During a month-long mission trip to India I learned a valuable lesson that left an indelible mark on my life. I learned that if I was not careful, the things I own could very easily own me. It reminds me of a story of a 4-year-old girl who dropped a penny into her mother’s very expensive China vase worth several thousand dollars. She reached in to get her penny, but after much struggle and pain she unable to get her hand back out of the vase. After several hours of trying to budge the her daughter’s hand, the mother felt the only possible solution was to break the valuable vase to get the little girl’s hand free. After the vase was reluctantly broken, the mother noticed the girl’s hand still clenched in a fist around the penny. The mother realized that if only the little girl had let go of the penny in the vase and straightened her fingers her hand would have easily been freed from the vase! But so many times this is a story of me … and I am sure I am not alone.
Here are a few basic, foundational principles that I’ve learned about dealing with God’s money—the very principles that Jesus desired for his followers to understand.
1. Every cent we have belongs to God, not to us. Before we can understand anything about biblical financial principles we must understand this first. If every part of us is surrendered to Christ and His will then so are our wallets. God has entrusted to us to be good stewards, not owners. There are two parts to handling money: God’s and ours. God’s part is his ownership and his provision. Our concern is our stewardship and our obedience to God’s ownership. It takes a tremendous amount of faith to live this out, especially in our finances.
2. The goal of being good stewards of God’s money is ultimately to bring Him glory. There is a great potential to use our earthly “stuff” to affect the Kingdom for eternity. Read the last two sentences again and let it sink in. I lose this perspective often…but if I remember that God’s intention is for our lives—including our money—to bring him ultimate glory and honor then I will be more open to being generous with the things I have been blessed with. We have a great opportunity and potential for the kingdom!
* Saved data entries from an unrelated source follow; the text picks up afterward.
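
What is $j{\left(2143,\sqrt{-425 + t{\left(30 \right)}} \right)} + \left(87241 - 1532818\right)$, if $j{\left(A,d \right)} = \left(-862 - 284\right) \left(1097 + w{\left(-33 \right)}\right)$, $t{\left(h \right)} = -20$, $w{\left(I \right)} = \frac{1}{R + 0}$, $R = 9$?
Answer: $- \frac{8108599}{3} \approx -2.7029 \cdot 10^{6}$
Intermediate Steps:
$w{\left(I \right)} = \frac{1}{9}$ ($w{\left(I \right)} = \frac{1}{9 + 0} = \frac{1}{9}$)
$j{\left(A,d \right)} = - \frac{3771868}{3}$ ($j{\left(A,d \right)} = \left(-862 - 284\right) \left(1097 + \frac{1}{9}\right) = \left(-1146\right) \frac{9874}{9} = - \frac{3771868}{3}$)
$j{\left(2143,\sqrt{-425 + t{\left(30 \right)}} \right)} + \left(87241 - 1532818\right) = - \frac{3771868}{3} + \left(87241 - 1532818\right) = - \frac{3771868}{3} - 1445577 = - \frac{8108599}{3}$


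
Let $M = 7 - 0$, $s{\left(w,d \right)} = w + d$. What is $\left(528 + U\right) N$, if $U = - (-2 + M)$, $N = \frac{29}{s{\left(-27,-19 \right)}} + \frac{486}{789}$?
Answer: $- \frac{91525}{12098} \approx -7.5653$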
3. “What is my motive?” God looks at our attitude toward money, not our quantity. Some people think that having a great amount of wealth is sinful and wrong. However, nowhere in Scripture will you find God condemning those who have a large amount of money or possessions. He condemns those whose attitudes about money are wrong, arrogant, dishonest, deceptive and greedy. (Job was called the richest man in the world and yet God called him “blameless and upright”). It’s always a matter of the heart with God. Our finances are no exception.
4. How we use our money will reflect the true intentions of our heart. Take a look at your checkbook or your next bank statement. Notice where you have spent your money in the last month or two? That’s where your heart is. (“Where you treasure, there your heart will be also.”) There is an important connection between the location of our possessions and the eventual location of our souls. Kinda scary, isn’t it?
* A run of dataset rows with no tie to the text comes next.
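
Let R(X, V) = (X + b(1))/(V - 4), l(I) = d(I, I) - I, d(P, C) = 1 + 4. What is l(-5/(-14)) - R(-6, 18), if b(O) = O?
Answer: 5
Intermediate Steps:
d(P, C) = 5
l(I) = 5 - I
R(X, V) = (1 + X)/(-4 + V) (R(X, V) = (X + 1)/(V - 4) = (1 + X)/(-4 + V))
l(-5/(-14)) - R(-6, 18) = (5 - (-5)/(-14)) - (1 - 6)/(-4 + 18) = (5 - (-5)*(-1)/14) - (-5)/14 = (5 - 1*5/14) - (-5)/14 = (5 - 5/14) - 1*(-5/14) = 65/14 + 5/14 = 5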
5. If our possessions belong to God we will be motivated to act with great integrity. God does not honor dishonesty and deception. If we truly understand that what we have is not ours it will motivate us to a life of deep integrity in dealing with our finances.
Here are some sober thoughts about giving: God does not need our money and His work will continue to go on, regardless of whether or not we give. And He may choose to use someone else if we are disobedient in our giving.
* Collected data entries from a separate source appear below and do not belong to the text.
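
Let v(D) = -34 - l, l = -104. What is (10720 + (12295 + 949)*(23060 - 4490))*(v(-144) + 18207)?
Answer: 4495261048600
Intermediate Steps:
v(D) = 70 (v(D) = -34 - 1*(-104) = -34 + 104 = 70)
(10720 + (12295 + 949)*(23060 - 4490))*(v(-144) + 18207) = (10720 + (12295 + 949)*(23060 - 4490))*(70 + 18207) = (10720 + 13244*18570)*18277 = (10720 + 245941080)*18277 = 245951800*18277 = 4495261048600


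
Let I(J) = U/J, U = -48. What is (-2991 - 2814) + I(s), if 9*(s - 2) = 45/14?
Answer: -64079/11 ≈ -5825.4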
Not until the last few years have I realized how I handle my money is not a financial matter as much as it is a spiritual matter. I began to understand that bringing tithes and offerings before the Lord was a form of worship. It wasn’t my weekly time to feel guilty and divinely bullied into giving up my hard-earned money while the basket was being passed down my row. It was a time to joyfully give—and experience freedom, not anxiety. For the first time, I began to understand that how I handle my money is not merely an earthly aspect, but in fact, much more, it is an eternal aspect. And I grasped that the Lord was pleased with me when I handled my finances wisely and discerningly.